Mi rilasso e allungo le pause, quelle che generano patos. Mi diverte vedere che a quelle pause l’espressione della gente cambia, come a chiederti “continua!! dai su!! ed ora? che succede?”. Sto vivendo una delle esperienze più belle della mia vita, una di quelle che un giorno racconterò certamente a mia figlia.

Arriva il monologo finale. Non mi preoccupo più della gente, anzi so che sto per regalargli la parte più bella di tutto lo spettacolo. La signora della terza fila quella che piangeva già prima, ora è disperata, mi viene voglia di abbracciarla, ma non posso fare nulla.
Sono tanti i volti emozionati che mi fissano e quell’emozione travolge pure me. La mano dell’uomo della quarta fila, ancora poggia su quella della signora seduta davanti a lui. Una bambina seduta sulle gambe della mamma in prima fila, dopo essere stata per quasi tutto lo spettacolo inquieta, ora è calma e mi fissa con lo stesso sguardo della madre. Novecento sta per morire ed il pubblico l’ha capito. Mi alzo dalla sedia e pronuncio le ultime parole di questo magico spettacolo “…è finita questa volta è finita davvero.” Esco.

Venerdì ore 22:30, cinema dei preti. Sono appena uscito, il palco è vuoto, ma lo spettacolo ancora continua negli occhi lucidi delle 240 persone che sono venute a vedermi. Parte un caloroso applauso ed io esco a godermelo, ad abbracciare simbolicamente tutte quelle persone che mi hanno regalato questa splendida esperienza. Ad uno ad uno guardo gli spettatori a cui mi ero affezionato durante lo spettacolo. Ci sono tutti, nessuno si è alzato ed è andato via, come qualche volta ho visto fare in teatro, sono tutti li, nessuno è andato via, nemmeno dopo che sono uscito per la terza volta.
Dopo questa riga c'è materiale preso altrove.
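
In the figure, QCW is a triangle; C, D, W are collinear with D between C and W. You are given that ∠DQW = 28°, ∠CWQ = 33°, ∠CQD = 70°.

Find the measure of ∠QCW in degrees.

∠QCW = 49°

1. ∠DWQ = 33°  [D on ray WC]
2. ∠QDW = 119°  [△QDW]
3. ∠CDQ = 61°  [linear pair at D on CW]
4. ∠DCQ = 49°  [△QCD]
5. ∠QCW = 49°  [D on ray CW]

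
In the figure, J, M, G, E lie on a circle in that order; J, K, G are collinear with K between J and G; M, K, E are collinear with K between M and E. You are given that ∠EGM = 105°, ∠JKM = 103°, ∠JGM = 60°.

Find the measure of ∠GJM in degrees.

∠GJM = 32°

1. ∠EJM = 75°  [cyclic JMGE, opposite ∠J+∠G]
2. ∠JEM = 60°  [same arc JM]
3. ∠EMJ = 45°  [△JME]
4. ∠GJM = 32°  [△JKM]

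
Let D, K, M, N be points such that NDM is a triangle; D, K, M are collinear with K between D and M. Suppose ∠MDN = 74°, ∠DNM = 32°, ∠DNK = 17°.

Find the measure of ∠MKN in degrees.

1. ∠KDN = 74°  [K on ray DM]
2. ∠DKN = 89°  [△NDK]
3. ∠MKN = 91°  [linear pair at K on DM]

∠MKN = 91°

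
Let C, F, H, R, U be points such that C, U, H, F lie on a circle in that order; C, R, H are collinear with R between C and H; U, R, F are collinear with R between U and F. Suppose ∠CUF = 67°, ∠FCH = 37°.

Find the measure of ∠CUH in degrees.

1. ∠CHF = 67°  [same arc CF]
2. ∠CFH = 76°  [△CHF]
3. ∠CUH = 104°  [cyclic CUHF, opposite ∠U+∠F]

∠CUH = 104°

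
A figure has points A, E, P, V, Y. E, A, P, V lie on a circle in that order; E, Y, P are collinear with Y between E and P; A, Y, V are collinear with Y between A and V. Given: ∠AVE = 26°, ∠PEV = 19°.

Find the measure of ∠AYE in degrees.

∠AYE = 45°

1. ∠APE = 26°  [same arc EA]
2. ∠PAV = 19°  [same arc PV]
3. ∠AYP = 135°  [△AYP]
4. ∠AYE = 45°  [linear pair at Y on EP]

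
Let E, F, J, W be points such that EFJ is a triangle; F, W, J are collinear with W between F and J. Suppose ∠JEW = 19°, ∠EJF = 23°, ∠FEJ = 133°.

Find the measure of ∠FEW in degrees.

∠FEW = 114°

1. ∠EFJ = 24°  [△EFJ]
2. ∠EJW = 23°  [W on ray JF]
3. ∠EFW = 24°  [W on ray FJ]
4. ∠EWJ = 138°  [△EWJ]
5. ∠EWF = 42°  [linear pair at W on FJ]
6. ∠FEW = 114°  [△EFW]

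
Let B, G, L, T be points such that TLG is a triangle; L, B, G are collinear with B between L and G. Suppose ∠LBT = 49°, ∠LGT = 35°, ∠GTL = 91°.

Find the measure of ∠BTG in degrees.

1. ∠GBT = 131°  [linear pair at B on LG]
2. ∠BGT = 35°  [B on ray GL]
3. ∠BTG = 14°  [△TBG]

∠BTG = 14°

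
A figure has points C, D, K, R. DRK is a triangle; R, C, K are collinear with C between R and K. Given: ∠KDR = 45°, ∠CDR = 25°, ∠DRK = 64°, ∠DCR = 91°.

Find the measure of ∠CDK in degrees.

∠CDK = 20°

1. ∠DKR = 71°  [△DRK]
2. ∠DCK = 89°  [linear pair at C on RK]
3. ∠CKD = 71°  [C on ray KR]
4. ∠CDK = 20°  [△DCK]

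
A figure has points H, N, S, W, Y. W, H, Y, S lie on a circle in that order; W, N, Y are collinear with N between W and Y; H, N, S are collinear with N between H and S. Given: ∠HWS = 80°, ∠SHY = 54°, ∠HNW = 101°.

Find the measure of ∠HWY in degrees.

∠HWY = 26°

1. ∠HYS = 100°  [cyclic WHYS, opposite ∠W+∠Y]
2. ∠HSY = 26°  [△HYS]
3. ∠HWY = 26°  [same arc HY]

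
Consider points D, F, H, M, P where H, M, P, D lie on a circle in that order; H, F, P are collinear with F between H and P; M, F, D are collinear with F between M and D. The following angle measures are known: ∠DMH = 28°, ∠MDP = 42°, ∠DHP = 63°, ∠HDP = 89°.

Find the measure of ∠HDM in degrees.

∠HDM = 47°

1. ∠MHP = 42°  [same arc MP]
2. ∠HMP = 91°  [cyclic HMPD, opposite ∠M+∠D]
3. ∠HPM = 47°  [△HMP]
4. ∠HDM = 47°  [same arc HM]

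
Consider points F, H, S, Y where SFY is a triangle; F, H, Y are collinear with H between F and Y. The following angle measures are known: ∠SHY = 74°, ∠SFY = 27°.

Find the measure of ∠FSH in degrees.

1. ∠FHS = 106°  [linear pair at H on FY]
2. ∠HFS = 27°  [H on ray FY]
3. ∠FSH = 47°  [△SFH]

∠FSH = 47°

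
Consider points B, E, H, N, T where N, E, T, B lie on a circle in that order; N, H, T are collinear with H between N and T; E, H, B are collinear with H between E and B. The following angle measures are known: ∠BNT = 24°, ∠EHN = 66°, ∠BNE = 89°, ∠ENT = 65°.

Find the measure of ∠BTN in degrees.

1. ∠BHT = 66°  [vertical angles at H]
2. ∠EBT = 65°  [same arc ET]
3. ∠BTN = 49°  [△THB]

∠BTN = 49°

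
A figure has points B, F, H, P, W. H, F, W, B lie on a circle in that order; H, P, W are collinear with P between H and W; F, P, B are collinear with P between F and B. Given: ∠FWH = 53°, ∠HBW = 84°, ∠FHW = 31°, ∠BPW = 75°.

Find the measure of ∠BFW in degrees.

∠BFW = 22°

1. ∠FBH = 53°  [same arc HF]
2. ∠BPH = 105°  [linear pair at P on HW]
3. ∠BHW = 22°  [△HPB]
4. ∠BFW = 22°  [same arc WB]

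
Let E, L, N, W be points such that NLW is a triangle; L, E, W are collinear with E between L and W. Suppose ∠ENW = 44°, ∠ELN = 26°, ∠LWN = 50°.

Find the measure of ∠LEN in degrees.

∠LEN = 94°

1. ∠EWN = 50°  [E on ray WL]
2. ∠NEW = 86°  [△NEW]
3. ∠LEN = 94°  [linear pair at E on LW]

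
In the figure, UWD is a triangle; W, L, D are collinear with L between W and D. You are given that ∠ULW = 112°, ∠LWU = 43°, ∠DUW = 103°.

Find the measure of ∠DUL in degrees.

1. ∠DLU = 68°  [linear pair at L on WD]
2. ∠DWU = 43°  [L on ray WD]
3. ∠UDW = 34°  [△UWD]
4. ∠LDU = 34°  [L on ray DW]
5. ∠DUL = 78°  [△ULD]

∠DUL = 78°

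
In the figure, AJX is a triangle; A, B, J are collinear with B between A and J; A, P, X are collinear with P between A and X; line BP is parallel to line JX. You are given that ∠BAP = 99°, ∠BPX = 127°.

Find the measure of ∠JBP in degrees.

∠JBP = 152°

1. ∠APB = 53°  [linear pair at P on AX]
2. ∠ABP = 28°  [△ABP]
3. ∠JBP = 152°  [linear pair at B on AJ]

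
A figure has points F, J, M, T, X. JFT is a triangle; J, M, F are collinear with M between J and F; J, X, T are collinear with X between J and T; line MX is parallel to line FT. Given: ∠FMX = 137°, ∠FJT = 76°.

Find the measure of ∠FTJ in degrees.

1. ∠JMX = 43°  [linear pair at M on JF]
2. ∠MJX = 76°  [M on JF, X on JT]
3. ∠JXM = 61°  [△JMX]
4. ∠FTJ = 61°  [MX∥FT, corresponding at X]

∠FTJ = 61°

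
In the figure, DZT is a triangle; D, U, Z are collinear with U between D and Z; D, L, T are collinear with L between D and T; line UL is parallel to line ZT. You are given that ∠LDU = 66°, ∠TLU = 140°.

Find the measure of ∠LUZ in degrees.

1. ∠DLU = 40°  [linear pair at L on DT]
2. ∠DUL = 74°  [△DUL]
3. ∠LUZ = 106°  [linear pair at U on DZ]

∠LUZ = 106°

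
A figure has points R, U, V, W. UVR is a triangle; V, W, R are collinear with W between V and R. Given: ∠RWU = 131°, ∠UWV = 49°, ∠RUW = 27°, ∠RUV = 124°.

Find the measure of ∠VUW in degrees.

∠VUW = 97°

1. ∠URW = 22°  [△UWR]
2. ∠URV = 22°  [W on ray RV]
3. ∠RVU = 34°  [△UVR]
4. ∠UVW = 34°  [W on ray VR]
5. ∠VUW = 97°  [△UVW]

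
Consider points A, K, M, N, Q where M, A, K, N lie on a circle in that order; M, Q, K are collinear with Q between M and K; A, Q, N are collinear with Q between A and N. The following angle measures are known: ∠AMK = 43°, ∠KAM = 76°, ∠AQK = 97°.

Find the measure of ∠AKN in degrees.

∠AKN = 115°

1. ∠ANK = 43°  [same arc AK]
2. ∠AKM = 61°  [△MAK]
3. ∠KAN = 22°  [△AQK]
4. ∠AKN = 115°  [△AKN]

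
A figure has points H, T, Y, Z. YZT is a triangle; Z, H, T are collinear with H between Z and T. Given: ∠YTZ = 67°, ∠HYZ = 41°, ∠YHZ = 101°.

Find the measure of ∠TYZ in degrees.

∠TYZ = 75°

1. ∠HZY = 38°  [△YZH]
2. ∠TZY = 38°  [H on ray ZT]
3. ∠TYZ = 75°  [△YZT]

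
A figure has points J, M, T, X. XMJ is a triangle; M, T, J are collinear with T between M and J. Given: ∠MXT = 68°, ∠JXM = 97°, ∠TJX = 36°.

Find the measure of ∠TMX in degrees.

1. ∠MJX = 36°  [T on ray JM]
2. ∠JMX = 47°  [△XMJ]
3. ∠TMX = 47°  [T on ray MJ]

∠TMX = 47°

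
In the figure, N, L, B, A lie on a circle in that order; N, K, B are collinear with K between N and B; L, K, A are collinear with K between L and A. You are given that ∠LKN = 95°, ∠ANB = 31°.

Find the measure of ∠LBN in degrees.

∠LBN = 64°

1. ∠BKL = 85°  [linear pair at K on NB]
2. ∠ALB = 31°  [same arc BA]
3. ∠LBN = 64°  [△LKB]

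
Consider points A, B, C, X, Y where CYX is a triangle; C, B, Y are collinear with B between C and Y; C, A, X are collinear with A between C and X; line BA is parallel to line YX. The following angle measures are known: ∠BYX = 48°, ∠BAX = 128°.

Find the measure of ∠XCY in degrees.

∠XCY = 80°

1. ∠CYX = 48°  [B on ray YC]
2. ∠BAC = 52°  [linear pair at A on CX]
3. ∠ABC = 48°  [BA∥YX, corresponding at B]
4. ∠ACB = 80°  [△CBA]
5. ∠XCY = 80°  [B on CY, A on CX]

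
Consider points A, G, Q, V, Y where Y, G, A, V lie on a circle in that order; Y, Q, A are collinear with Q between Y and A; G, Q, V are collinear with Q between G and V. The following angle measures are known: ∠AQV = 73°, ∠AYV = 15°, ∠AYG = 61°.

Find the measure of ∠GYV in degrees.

1. ∠GQY = 73°  [vertical angles at Q]
2. ∠VQY = 107°  [linear pair at Q on YA]
3. ∠GVY = 58°  [△YQV]
4. ∠VGY = 46°  [△YQG]
5. ∠GYV = 76°  [△YGV]

∠GYV = 76°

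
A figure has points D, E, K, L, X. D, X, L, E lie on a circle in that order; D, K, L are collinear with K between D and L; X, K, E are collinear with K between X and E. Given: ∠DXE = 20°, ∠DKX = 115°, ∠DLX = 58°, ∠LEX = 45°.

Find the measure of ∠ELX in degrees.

∠ELX = 78°

1. ∠LKX = 65°  [linear pair at K on DL]
2. ∠EXL = 57°  [△XKL]
3. ∠ELX = 78°  [△XLE]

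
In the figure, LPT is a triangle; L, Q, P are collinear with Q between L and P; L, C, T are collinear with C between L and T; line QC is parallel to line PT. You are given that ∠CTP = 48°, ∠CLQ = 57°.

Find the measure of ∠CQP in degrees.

∠CQP = 105°

1. ∠LTP = 48°  [C on ray TL]
2. ∠PLT = 57°  [Q on LP, C on LT]
3. ∠LPT = 75°  [△LPT]
4. ∠CQL = 75°  [QC∥PT, corresponding at Q]
5. ∠CQP = 105°  [linear pair at Q on LP]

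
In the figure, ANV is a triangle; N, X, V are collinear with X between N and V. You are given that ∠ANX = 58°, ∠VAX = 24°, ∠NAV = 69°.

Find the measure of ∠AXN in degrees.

∠AXN = 77°

1. ∠ANV = 58°  [X on ray NV]
2. ∠AVN = 53°  [△ANV]
3. ∠AVX = 53°  [X on ray VN]
4. ∠AXV = 103°  [△AXV]
5. ∠AXN = 77°  [linear pair at X on NV]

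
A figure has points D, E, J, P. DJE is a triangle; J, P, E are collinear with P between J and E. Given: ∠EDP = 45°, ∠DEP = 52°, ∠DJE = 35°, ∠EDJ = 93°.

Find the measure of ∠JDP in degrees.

∠JDP = 48°

1. ∠DPE = 83°  [△DPE]
2. ∠DJP = 35°  [P on ray JE]
3. ∠DPJ = 97°  [linear pair at P on JE]
4. ∠JDP = 48°  [△DJP]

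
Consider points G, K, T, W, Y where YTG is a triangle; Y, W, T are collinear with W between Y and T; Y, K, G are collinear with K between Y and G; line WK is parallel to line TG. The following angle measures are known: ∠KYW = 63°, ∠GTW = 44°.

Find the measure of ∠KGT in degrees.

1. ∠GYT = 63°  [W on YT, K on YG]
2. ∠GTY = 44°  [W on ray TY]
3. ∠TGY = 73°  [△YTG]
4. ∠KGT = 73°  [K on ray GY]

∠KGT = 73°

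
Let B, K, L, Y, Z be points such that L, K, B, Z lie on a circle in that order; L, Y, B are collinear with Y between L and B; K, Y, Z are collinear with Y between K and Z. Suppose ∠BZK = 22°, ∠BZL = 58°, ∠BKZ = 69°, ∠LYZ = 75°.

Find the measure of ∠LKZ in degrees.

1. ∠KBZ = 89°  [△KBZ]
2. ∠BLZ = 69°  [same arc BZ]
3. ∠KZL = 36°  [△LYZ]
4. ∠KLZ = 91°  [cyclic LKBZ, opposite ∠L+∠B]
5. ∠LKZ = 53°  [△LKZ]

∠LKZ = 53°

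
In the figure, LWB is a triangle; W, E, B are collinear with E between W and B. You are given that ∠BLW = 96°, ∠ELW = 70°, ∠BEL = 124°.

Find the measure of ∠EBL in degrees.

∠EBL = 30°

1. ∠LEW = 56°  [linear pair at E on WB]
2. ∠EWL = 54°  [△LWE]
3. ∠BWL = 54°  [E on ray WB]
4. ∠LBW = 30°  [△LWB]
5. ∠EBL = 30°  [E on ray BW]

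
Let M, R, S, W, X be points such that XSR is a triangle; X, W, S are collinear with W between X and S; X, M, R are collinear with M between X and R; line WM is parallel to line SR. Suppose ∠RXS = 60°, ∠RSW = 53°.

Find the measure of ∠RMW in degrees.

1. ∠RSX = 53°  [W on ray SX]
2. ∠SRX = 67°  [△XSR]
3. ∠WMX = 67°  [WM∥SR, corresponding at M]
4. ∠RMW = 113°  [linear pair at M on XR]

∠RMW = 113°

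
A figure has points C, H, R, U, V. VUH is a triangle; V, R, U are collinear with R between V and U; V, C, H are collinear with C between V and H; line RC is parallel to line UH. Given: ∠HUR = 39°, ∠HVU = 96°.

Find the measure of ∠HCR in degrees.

1. ∠HUV = 39°  [R on ray UV]
2. ∠UHV = 45°  [△VUH]
3. ∠RCV = 45°  [RC∥UH, corresponding at C]
4. ∠HCR = 135°  [linear pair at C on VH]

∠HCR = 135°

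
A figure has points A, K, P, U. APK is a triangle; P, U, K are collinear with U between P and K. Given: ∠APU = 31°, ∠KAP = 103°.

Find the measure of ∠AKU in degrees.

∠AKU = 46°

1. ∠APK = 31°  [U on ray PK]
2. ∠AKP = 46°  [△APK]
3. ∠AKU = 46°  [U on ray KP]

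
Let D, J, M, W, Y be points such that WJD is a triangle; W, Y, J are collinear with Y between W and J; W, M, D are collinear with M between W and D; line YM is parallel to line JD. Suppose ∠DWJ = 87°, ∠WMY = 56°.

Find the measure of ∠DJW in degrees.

1. ∠MWY = 87°  [Y on WJ, M on WD]
2. ∠MYW = 37°  [△WYM]
3. ∠DJW = 37°  [YM∥JD, corresponding at Y]

∠DJW = 37°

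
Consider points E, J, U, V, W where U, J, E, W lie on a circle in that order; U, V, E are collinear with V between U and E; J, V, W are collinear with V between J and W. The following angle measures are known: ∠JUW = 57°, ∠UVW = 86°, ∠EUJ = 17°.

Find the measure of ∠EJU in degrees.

∠EJU = 109°

1. ∠JEW = 123°  [cyclic UJEW, opposite ∠U+∠E]
2. ∠EVJ = 86°  [vertical angles at V]
3. ∠EWJ = 17°  [same arc JE]
4. ∠EJW = 40°  [△JEW]
5. ∠JEU = 54°  [△JVE]
6. ∠EJU = 109°  [△UJE]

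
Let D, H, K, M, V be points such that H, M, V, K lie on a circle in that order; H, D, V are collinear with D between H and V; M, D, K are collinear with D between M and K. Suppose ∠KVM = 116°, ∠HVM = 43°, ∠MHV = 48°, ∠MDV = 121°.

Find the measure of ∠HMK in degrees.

1. ∠KHM = 64°  [cyclic HMVK, opposite ∠H+∠V]
2. ∠HKM = 43°  [same arc HM]
3. ∠HMK = 73°  [△HMK]

∠HMK = 73°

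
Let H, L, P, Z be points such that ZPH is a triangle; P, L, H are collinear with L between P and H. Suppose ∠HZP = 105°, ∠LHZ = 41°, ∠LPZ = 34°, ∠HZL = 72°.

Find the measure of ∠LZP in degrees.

∠LZP = 33°

1. ∠HLZ = 67°  [△ZLH]
2. ∠PLZ = 113°  [linear pair at L on PH]
3. ∠LZP = 33°  [△ZPL]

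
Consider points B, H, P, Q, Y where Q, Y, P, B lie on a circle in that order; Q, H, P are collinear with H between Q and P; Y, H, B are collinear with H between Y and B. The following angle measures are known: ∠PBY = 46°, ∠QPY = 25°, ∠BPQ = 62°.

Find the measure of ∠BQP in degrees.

1. ∠BHP = 72°  [△PHB]
2. ∠QBY = 25°  [same arc QY]
3. ∠BHQ = 108°  [linear pair at H on QP]
4. ∠BQP = 47°  [△QHB]

∠BQP = 47°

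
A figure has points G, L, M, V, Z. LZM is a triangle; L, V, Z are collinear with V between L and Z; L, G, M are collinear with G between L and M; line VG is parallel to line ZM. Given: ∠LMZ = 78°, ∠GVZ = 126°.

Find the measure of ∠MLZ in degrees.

1. ∠LGV = 78°  [VG∥ZM, corresponding at G]
2. ∠GVL = 54°  [linear pair at V on LZ]
3. ∠GLV = 48°  [△LVG]
4. ∠MLZ = 48°  [V on LZ, G on LM]

∠MLZ = 48°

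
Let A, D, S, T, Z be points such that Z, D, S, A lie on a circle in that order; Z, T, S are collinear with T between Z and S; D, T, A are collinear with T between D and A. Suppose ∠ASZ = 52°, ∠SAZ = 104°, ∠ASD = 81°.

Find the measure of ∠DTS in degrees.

1. ∠ADZ = 52°  [same arc ZA]
2. ∠AZS = 24°  [△ZSA]
3. ∠AZD = 99°  [cyclic ZDSA, opposite ∠Z+∠S]
4. ∠DAZ = 29°  [△ZDA]
5. ∠ADS = 24°  [same arc SA]
6. ∠DSZ = 29°  [same arc ZD]
7. ∠DTS = 127°  [△DTS]

∠DTS = 127°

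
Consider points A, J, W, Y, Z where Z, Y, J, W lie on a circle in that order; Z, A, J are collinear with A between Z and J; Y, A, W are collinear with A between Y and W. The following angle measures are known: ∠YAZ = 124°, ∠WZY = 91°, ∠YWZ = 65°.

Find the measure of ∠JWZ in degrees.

∠JWZ = 97°

1. ∠JAW = 124°  [vertical angles at A]
2. ∠WYZ = 24°  [△ZYW]
3. ∠WAZ = 56°  [linear pair at A on ZJ]
4. ∠WJZ = 24°  [same arc ZW]
5. ∠JZW = 59°  [△ZAW]
6. ∠JWZ = 97°  [△ZJW]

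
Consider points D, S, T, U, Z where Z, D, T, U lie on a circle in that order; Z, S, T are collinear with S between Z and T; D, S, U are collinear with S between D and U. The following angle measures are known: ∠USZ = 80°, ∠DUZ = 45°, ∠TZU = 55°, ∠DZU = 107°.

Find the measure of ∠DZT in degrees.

1. ∠DST = 80°  [vertical angles at S]
2. ∠UDZ = 28°  [△ZDU]
3. ∠DSZ = 100°  [linear pair at S on ZT]
4. ∠DZT = 52°  [△ZSD]

∠DZT = 52°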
Ringrazio e mi sento imbarazzato da tanto affetto, poi la mia vista va alla prima fila, alla signora sulla sedia a rotelle, alla sua mano che con un’energia eccessiva, plaude sulla mano della ragazza che le siede accanto, forse la figlia. L’altra mano la tiene immobile accanto al corpo, forse inutilizzabile. La signora nemmeno mi guarda, guarda attenta la sua mano, come se volesse colpire per bene la mano della figlia per far più rumore possibile. Ci riesce! Tra gli applausi di oltre duecento persone io sento solo quello. Aspetto che la signora finisca perché vorrei guardarla negli occhi per ringraziarla, ma la sua mano continua a battere senza sosta, allora guardo sua figlia negli occhi e la ringrazio. Lei mi sorride, come ad aver capito che quel grazie non era per lei ma per la signora sulla sedia accanto.

2 pensieri su “Novecento

  1. Se non ricordo male “io c’ero”… ed è tutto vero! Mi sono commosso solo a rileggere 🙂

  2. Si, è proprio di quella volta che ho raccontato… devo dire che rileggendola (prima avevo fatto solo un copia e incolla) mi sono commosso anc’io. Che esperienza!